To generate leads, you need to provide content that addresses one of your target audience’s pain points in a practical way.
For example, we noticed that our target customers often searched for content on buyer personas. In particular, they were looking for templates and examples to use to create their own buyer personas. So, we wrote a guide to the subject and created a “buyer persona kit” they could download.
At this stage, the idea is to initiate contact. To encourage prospects to respond, we don’t ask for a lot of information at first (e.g. name, email address, and phone number). Then, in Plezi, we use smart forms that let us qualify this prospect as we interact with them further.
Action 2: Use retargeting
Lead magnets let you initiate contact with a visitor. But what can you do about the 9 out of 10 visitors who leave your website immediately after viewing content?
Do you just let them go and cross your fingers that they come back one day?
Retargeting lets you recapture the interest of and re-engage visitors who have left your website without leaving any contact details. This can take the form of a sponsored ad on Facebook, for example.
You can start simply and use retargeting without segmentation, with one message for everyone.
But if you have two visitors who have viewed different pages on your website, it’s quite possible that they have both different profiles and expectations. You can then gradually refine this process by using different retargeting messages aimed at different audiences and based on the inbound marketing funnel.
Action 3: Use marketing automation with lead scoring
If you can re-engage a visitor, you can then send them the right content to move them further along your funnel.
And by doing this, you’ll be able to gradually build up a more detailed profile for them. If you use marketing automation software like Plezi, you can collect both the data they provide in smart forms and behavioural data using the software’s tracking feature.
At the same time, each interaction will add to a lead’s score and enable them to be segmented using tags.
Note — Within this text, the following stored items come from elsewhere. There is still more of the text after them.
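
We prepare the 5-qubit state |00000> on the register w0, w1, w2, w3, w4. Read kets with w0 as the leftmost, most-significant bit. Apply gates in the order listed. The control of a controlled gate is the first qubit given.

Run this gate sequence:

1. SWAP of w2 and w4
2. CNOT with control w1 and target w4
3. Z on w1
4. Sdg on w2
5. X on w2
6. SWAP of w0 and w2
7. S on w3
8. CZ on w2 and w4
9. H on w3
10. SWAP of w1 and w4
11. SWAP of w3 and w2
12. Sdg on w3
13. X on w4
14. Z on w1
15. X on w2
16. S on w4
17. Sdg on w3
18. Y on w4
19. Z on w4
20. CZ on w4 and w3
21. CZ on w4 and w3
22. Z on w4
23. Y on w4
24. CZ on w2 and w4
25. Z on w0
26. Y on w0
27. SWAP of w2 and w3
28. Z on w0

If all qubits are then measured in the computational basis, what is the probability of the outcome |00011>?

Outcome |00011> occurs with probability 1/2. Key observation: the block from step 18 through step 23 cancels to the identity and can be dropped.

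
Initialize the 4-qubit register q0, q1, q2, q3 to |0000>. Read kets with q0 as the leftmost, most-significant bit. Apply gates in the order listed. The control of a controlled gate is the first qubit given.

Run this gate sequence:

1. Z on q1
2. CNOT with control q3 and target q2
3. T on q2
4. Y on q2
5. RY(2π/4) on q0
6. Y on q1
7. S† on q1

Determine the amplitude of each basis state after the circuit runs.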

You’ll then be able to provide each visitor with content that specifically matches their profile, their expectations, and their position in the buyer’s journey.
Content is a long-term investment. Implementing a content strategy takes time, organization, and resources. But if you do it right, it lets you strengthen your marketing actions and use them on a large scale. While advertising delivers peak results during a campaign, a well-executed content strategy will generate sustainable traffic to your website, leads, and most importantly, sales.